Oik segera beranjak dari tempat duduk. Obiet meletakkan uang di meja makan dan segera mengikuti ke mana Oik pergi.
Oik mengacu sepeda bututnya itu dengan cepat. Obiet yang duduk membonceng di belakang hanya bisa menyesali semua yang telah ia lakukakn. Seandainya ia tidak kabur, pasti ia sudah bisa makan siang bersama Ayah dan Bundanya. Andai ia bisa bersabar sedikit dan memaafkan Ayahnya. Ia masih bisa bergurau dengan Ayahnya saat ini. Andi saja... yah kata itu yang terus saja difikirkan Obiet. Hanya kata menyesal yang bisa keluar dari mulutnya.
“Maafkan aku Ayah...” air matanya sudah tidak tahan untuk keluar dari persembunyian. Mengalir begitu saja.

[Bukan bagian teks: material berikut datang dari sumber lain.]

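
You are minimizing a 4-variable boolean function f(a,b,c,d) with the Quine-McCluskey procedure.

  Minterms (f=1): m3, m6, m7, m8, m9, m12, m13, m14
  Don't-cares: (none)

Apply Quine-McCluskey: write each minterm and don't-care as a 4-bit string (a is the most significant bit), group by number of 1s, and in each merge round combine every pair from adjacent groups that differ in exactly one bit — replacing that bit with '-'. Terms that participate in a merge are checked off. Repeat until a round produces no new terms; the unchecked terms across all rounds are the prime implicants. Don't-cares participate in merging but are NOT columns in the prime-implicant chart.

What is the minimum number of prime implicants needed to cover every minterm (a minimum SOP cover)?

3

[col 0] 0011*, 0110*, 0111*, 1000*, 1001*, 1100*, 1101*, 1110*
[col 1] -110, 0-11, 011-, 1-00*, 1-01*, 100-*, 11-0, 110-*
[col 2] 1-0-
Prime implicants: -110, 0-11, 011-, 1-0-, 11-0
PI chart (minterm → PIs covering it):
  3 | 0-11  (sole → essential)
  6 | -110,011-
  7 | 0-11,011-
  8 | 1-0-  (sole → essential)
  9 | 1-0-  (sole → essential)
  12 | 1-0-,11-0
  13 | 1-0-  (sole → essential)
  14 | -110,11-0
Essential prime implicants: 0-11, 1-0-
Petrick residual → -110
Minimum SOP uses 3 PIs: bcd' + a'cd + ac'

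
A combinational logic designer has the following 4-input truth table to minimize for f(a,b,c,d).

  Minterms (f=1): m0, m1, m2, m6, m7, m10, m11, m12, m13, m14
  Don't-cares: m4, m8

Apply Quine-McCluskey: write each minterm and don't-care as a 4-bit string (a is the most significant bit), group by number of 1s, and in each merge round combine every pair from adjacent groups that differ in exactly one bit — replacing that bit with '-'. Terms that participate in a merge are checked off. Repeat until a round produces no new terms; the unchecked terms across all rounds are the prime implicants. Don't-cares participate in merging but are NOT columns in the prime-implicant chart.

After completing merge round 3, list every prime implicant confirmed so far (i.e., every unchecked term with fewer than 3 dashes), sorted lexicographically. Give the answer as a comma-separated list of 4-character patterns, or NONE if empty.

[col 0] 0000*, 0001*, 0010*, 0100*, 0110*, 0111*, 1000*, 1010*, 1011*, 1100*, 1101*, 1110*
[col 1] -000*, -010*, -100*, -110*, 0-00*, 0-10*, 00-0*, 000-, 01-0*, 011-, 1-00*, 1-10*, 10-0*, 101-, 11-0*, 110-
[col 2] --00*, --10*, -0-0*, -1-0*, 0--0*, 1--0*
[col 3] ---0
Prime implicants: ---0, 000-, 011-, 101-, 110-

000-, 011-, 101-, 110-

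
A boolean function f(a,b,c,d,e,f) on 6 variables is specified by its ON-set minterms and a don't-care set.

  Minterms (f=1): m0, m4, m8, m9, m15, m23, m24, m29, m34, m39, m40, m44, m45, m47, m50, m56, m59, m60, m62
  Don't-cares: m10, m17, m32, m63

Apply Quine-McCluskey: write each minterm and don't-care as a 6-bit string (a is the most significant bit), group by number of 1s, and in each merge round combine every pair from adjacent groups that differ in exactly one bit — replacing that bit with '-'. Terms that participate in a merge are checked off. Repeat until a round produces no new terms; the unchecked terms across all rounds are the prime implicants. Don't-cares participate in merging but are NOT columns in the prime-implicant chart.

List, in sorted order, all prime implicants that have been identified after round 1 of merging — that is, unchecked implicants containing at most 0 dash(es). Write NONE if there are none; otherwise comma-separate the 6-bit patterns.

Round 0: 000000✓ 000100✓ 001000✓ 001001✓ 001010✓ 001111✓ 010001 010111 011000✓ 011101 100000✓ 100010✓ 100111✓ 101000✓ 101100✓ 101101✓ 101111✓ 110010✓ 111000✓ 111011✓ 111100✓ 111110✓ 111111✓
Round 1: -00000✓ -01000✓ -01111 -11000✓ 0-1000✓ 00-000✓ 000-00 0010-0 00100- 1-0010 1-1000✓ 1-1100✓ 1-1111 10-000✓ 10-111 1000-0 101-00✓ 1011-1 10110- 111-00✓ 111-11 1111-0 11111-
Round 2: --1000 -0-000 1-1-00
PIs = {--1000, -0-000, -01111, 000-00, 0010-0, 00100-, 010001, 010111, 011101, 1-0010, 1-1-00, 1-1111, 10-111, 1000-0, 1011-1, 10110-, 111-11, 1111-0, 11111-}

010001, 010111, 011101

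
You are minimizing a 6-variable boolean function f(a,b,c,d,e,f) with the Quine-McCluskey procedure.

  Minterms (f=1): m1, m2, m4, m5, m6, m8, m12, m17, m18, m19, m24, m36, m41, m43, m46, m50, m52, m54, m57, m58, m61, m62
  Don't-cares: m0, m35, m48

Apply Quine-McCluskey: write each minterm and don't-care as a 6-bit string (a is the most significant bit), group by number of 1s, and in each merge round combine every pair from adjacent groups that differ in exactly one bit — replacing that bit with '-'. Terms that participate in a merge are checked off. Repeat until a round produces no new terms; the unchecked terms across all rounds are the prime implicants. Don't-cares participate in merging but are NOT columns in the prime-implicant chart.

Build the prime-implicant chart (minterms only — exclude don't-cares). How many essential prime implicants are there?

7

size-2^0 implicants → 000000(✓)  000001(✓)  000010(✓)  000100(✓)  000101(✓)  000110(✓)  001000(✓)  001100(✓)  010001(✓)  010010(✓)  010011(✓)  011000(✓)  100011(✓)  100100(✓)  101001(✓)  101011(✓)  101110(✓)  110000(✓)  110010(✓)  110100(✓)  110110(✓)  111001(✓)  111010(✓)  111101(✓)  111110(✓)
size-2^1 implicants → -00100  -10010  0-0001  0-0010  0-1000  00-000(✓)  00-100(✓)  000-00(✓)  000-01(✓)  000-10(✓)  0000-0(✓)  00000-(✓)  0001-0(✓)  00010-(✓)  001-00(✓)  0100-1  01001-  1-0100  1-1001  1-1110  10-011  1010-1  11-010(✓)  11-110(✓)  110-00(✓)  110-10(✓)  1100-0(✓)  1101-0(✓)  111-01  111-10(✓)
size-2^2 implicants → 00--00  000--0  000-0-  11--10  110--0
Unchecked terms (primes): -00100, -10010, 0-0001, 0-0010, 0-1000, 00--00, 000--0, 000-0-, 0100-1, 01001-, 1-0100, 1-1001, 1-1110, 10-011, 1010-1, 11--10, 110--0, 111-01
Minterm coverage:
  m1 ⊆ 0-0001,000-0-
  m2 ⊆ 0-0010,000--0
  m4 ⊆ -00100,00--00,000--0,000-0-
  m5 ⊆ 000-0- [E]
  m6 ⊆ 000--0 [E]
  m8 ⊆ 0-1000,00--00
  m12 ⊆ 00--00 [E]
  m17 ⊆ 0-0001,0100-1
  m18 ⊆ -10010,0-0010,01001-
  m19 ⊆ 0100-1,01001-
  m24 ⊆ 0-1000 [E]
  m36 ⊆ -00100,1-0100
  m41 ⊆ 1-1001,1010-1
  m43 ⊆ 10-011,1010-1
  m46 ⊆ 1-1110 [E]
  m50 ⊆ -10010,11--10,110--0
  m52 ⊆ 1-0100,110--0
  m54 ⊆ 11--10,110--0
  m57 ⊆ 1-1001,111-01
  m58 ⊆ 11--10 [E]
  m61 ⊆ 111-01 [E]
  m62 ⊆ 1-1110,11--10
E = {0-1000, 00--00, 000--0, 000-0-, 1-1110, 11--10, 111-01}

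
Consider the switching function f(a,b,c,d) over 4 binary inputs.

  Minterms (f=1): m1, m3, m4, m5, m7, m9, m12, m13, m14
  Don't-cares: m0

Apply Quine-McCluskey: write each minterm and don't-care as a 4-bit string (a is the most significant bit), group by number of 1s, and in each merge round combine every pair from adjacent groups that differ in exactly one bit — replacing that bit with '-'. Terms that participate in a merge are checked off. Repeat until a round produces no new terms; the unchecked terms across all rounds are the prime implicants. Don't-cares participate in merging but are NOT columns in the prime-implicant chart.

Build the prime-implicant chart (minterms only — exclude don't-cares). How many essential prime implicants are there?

3

size-2^0 implicants → 0000(✓)  0001(✓)  0011(✓)  0100(✓)  0101(✓)  0111(✓)  1001(✓)  1100(✓)  1101(✓)  1110(✓)
size-2^1 implicants → -001(✓)  -100(✓)  -101(✓)  0-00(✓)  0-01(✓)  0-11(✓)  00-1(✓)  000-(✓)  01-1(✓)  010-(✓)  1-01(✓)  11-0  110-(✓)
size-2^2 implicants → --01  -10-  0--1  0-0-
Unchecked terms (primes): --01, -10-, 0--1, 0-0-, 11-0
Minterm coverage:
  m1 ⊆ --01,0--1,0-0-
  m3 ⊆ 0--1 [E]
  m4 ⊆ -10-,0-0-
  m5 ⊆ --01,-10-,0--1,0-0-
  m7 ⊆ 0--1 [E]
  m9 ⊆ --01 [E]
  m12 ⊆ -10-,11-0
  m13 ⊆ --01,-10-
  m14 ⊆ 11-0 [E]
E = {--01, 0--1, 11-0}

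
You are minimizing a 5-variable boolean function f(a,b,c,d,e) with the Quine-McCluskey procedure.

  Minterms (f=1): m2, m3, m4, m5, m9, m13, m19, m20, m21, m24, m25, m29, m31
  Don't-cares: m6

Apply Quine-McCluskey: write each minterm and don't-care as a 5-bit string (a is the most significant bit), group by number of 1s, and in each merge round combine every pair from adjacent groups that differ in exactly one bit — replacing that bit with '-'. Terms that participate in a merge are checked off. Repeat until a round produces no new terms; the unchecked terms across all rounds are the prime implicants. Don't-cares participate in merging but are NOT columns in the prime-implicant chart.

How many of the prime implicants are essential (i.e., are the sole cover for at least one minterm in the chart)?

Round 0: 00010✓ 00011✓ 00100✓ 00101✓ 00110✓ 01001✓ 01101✓ 10011✓ 10100✓ 10101✓ 11000✓ 11001✓ 11101✓ 11111✓
Round 1: -0011 -0100✓ -0101✓ -1001✓ -1101✓ 0-101✓ 00-10 0001- 001-0 0010-✓ 01-01✓ 1-101✓ 1010-✓ 11-01✓ 1100- 111-1
Round 2: --101 -010- -1-01
PIs = {--101, -0011, -010-, -1-01, 00-10, 0001-, 001-0, 1100-, 111-1}
Coverage chart:
  m2: 00-10,0001-
  m3: -0011,0001-
  m4: -010-,001-0
  m5: --101,-010-
  m9: -1-01 ←essential
  m13: --101,-1-01
  m19: -0011 ←essential
  m20: -010- ←essential
  m21: --101,-010-
  m24: 1100- ←essential
  m25: -1-01,1100-
  m29: --101,-1-01,111-1
  m31: 111-1 ←essential
Essential: -0011, -010-, -1-01, 1100-, 111-1

5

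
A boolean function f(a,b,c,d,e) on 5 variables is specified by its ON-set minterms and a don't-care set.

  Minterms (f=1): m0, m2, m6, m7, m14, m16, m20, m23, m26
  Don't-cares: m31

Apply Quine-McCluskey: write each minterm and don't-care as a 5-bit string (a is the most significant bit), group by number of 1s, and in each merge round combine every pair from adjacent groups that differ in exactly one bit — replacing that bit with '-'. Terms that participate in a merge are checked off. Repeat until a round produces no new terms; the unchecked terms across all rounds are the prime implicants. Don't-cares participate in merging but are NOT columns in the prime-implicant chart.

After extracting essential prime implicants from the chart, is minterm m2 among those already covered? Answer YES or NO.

size-2^0 implicants → 00000(✓)  00010(✓)  00110(✓)  00111(✓)  01110(✓)  10000(✓)  10100(✓)  10111(✓)  11010  11111(✓)
size-2^1 implicants → -0000  -0111  0-110  00-10  000-0  0011-  1-111  10-00
Unchecked terms (primes): -0000, -0111, 0-110, 00-10, 000-0, 0011-, 1-111, 10-00, 11010
Minterm coverage:
  m0 ⊆ -0000,000-0
  m2 ⊆ 00-10,000-0
  m6 ⊆ 0-110,00-10,0011-
  m7 ⊆ -0111,0011-
  m14 ⊆ 0-110 [E]
  m16 ⊆ -0000,10-00
  m20 ⊆ 10-00 [E]
  m23 ⊆ -0111,1-111
  m26 ⊆ 11010 [E]
E = {0-110, 10-00, 11010}

NO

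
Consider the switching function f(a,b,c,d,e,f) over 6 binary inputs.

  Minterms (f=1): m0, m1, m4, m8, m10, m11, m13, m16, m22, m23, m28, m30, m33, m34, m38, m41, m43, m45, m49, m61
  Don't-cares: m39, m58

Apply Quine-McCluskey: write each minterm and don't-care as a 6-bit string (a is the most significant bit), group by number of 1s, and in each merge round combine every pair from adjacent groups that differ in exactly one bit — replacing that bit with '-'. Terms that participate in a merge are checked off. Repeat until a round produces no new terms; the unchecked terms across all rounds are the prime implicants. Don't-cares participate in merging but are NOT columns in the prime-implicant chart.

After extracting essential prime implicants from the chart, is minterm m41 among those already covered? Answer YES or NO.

size-2^0 implicants → 000000(✓)  000001(✓)  000100(✓)  001000(✓)  001010(✓)  001011(✓)  001101(✓)  010000(✓)  010110(✓)  010111(✓)  011100(✓)  011110(✓)  100001(✓)  100010(✓)  100110(✓)  100111(✓)  101001(✓)  101011(✓)  101101(✓)  110001(✓)  111010  111101(✓)
size-2^1 implicants → -00001  -01011  -01101  0-0000  00-000  000-00  00000-  0010-0  00101-  01-110  01011-  0111-0  1-0001  1-1101  10-001  100-10  10011-  101-01  1010-1
Unchecked terms (primes): -00001, -01011, -01101, 0-0000, 00-000, 000-00, 00000-, 0010-0, 00101-, 01-110, 01011-, 0111-0, 1-0001, 1-1101, 10-001, 100-10, 10011-, 101-01, 1010-1, 111010
Minterm coverage:
  m0 ⊆ 0-0000,00-000,000-00,00000-
  m1 ⊆ -00001,00000-
  m4 ⊆ 000-00 [E]
  m8 ⊆ 00-000,0010-0
  m10 ⊆ 0010-0,00101-
  m11 ⊆ -01011,00101-
  m13 ⊆ -01101 [E]
  m16 ⊆ 0-0000 [E]
  m22 ⊆ 01-110,01011-
  m23 ⊆ 01011- [E]
  m28 ⊆ 0111-0 [E]
  m30 ⊆ 01-110,0111-0
  m33 ⊆ -00001,1-0001,10-001
  m34 ⊆ 100-10 [E]
  m38 ⊆ 100-10,10011-
  m41 ⊆ 10-001,101-01,1010-1
  m43 ⊆ -01011,1010-1
  m45 ⊆ -01101,1-1101,101-01
  m49 ⊆ 1-0001 [E]
  m61 ⊆ 1-1101 [E]
E = {-01101, 0-0000, 000-00, 01011-, 0111-0, 1-0001, 1-1101, 100-10}

NO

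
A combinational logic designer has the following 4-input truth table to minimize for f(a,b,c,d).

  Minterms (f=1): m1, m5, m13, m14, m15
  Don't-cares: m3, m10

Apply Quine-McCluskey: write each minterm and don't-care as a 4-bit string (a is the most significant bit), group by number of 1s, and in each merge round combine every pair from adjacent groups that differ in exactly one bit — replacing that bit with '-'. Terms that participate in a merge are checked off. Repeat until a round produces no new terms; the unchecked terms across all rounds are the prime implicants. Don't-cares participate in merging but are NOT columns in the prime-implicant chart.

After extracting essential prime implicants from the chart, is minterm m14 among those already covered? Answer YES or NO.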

Dengan cekatan Oik melintasi berbagai macam kendaraan. Demi teman yang baru saja ia kenal, ia akan melakukan apapun untuk orang yang telah memberi ia makan. Ia sangat menghormati siapa saja yang bersedia memberi sedikit rejeki kepada para fakir miskin seperti dirinya. Inilah yang bisa ia balas terhadap perbuatan baik Obiet. Ia tak bisa membalas dengan hal lain yang berupa materi. Hanya ini. Hanya kebaikan ini. Semoga Obiet mengerti itu.
Sedangkan Obiet tak memikirkan apapun selain ingin bertemu Ayah dan Bundanya. Ia masih berharap mobil yang terperosok itu bukan mobil Ayahnya. Hanya itu yang bisa ia lakukan. Tak lebih. Ia menurut ke mana Oik akan membawanya. Pokoknya harus sampai ke tempat di mana kecelakaan itu terjadi. Ia berjanji pada langit yang sangat tajam memancarkan pansanya ini akan menjadi anak yang paling berbakti kepada kedua orang tuanya. Debu-debu, asap-asap kendaraan, awan panas serta angin pengap menjadi saksi janjinya itu yang kelak harus ia perjuangkan sampai mati.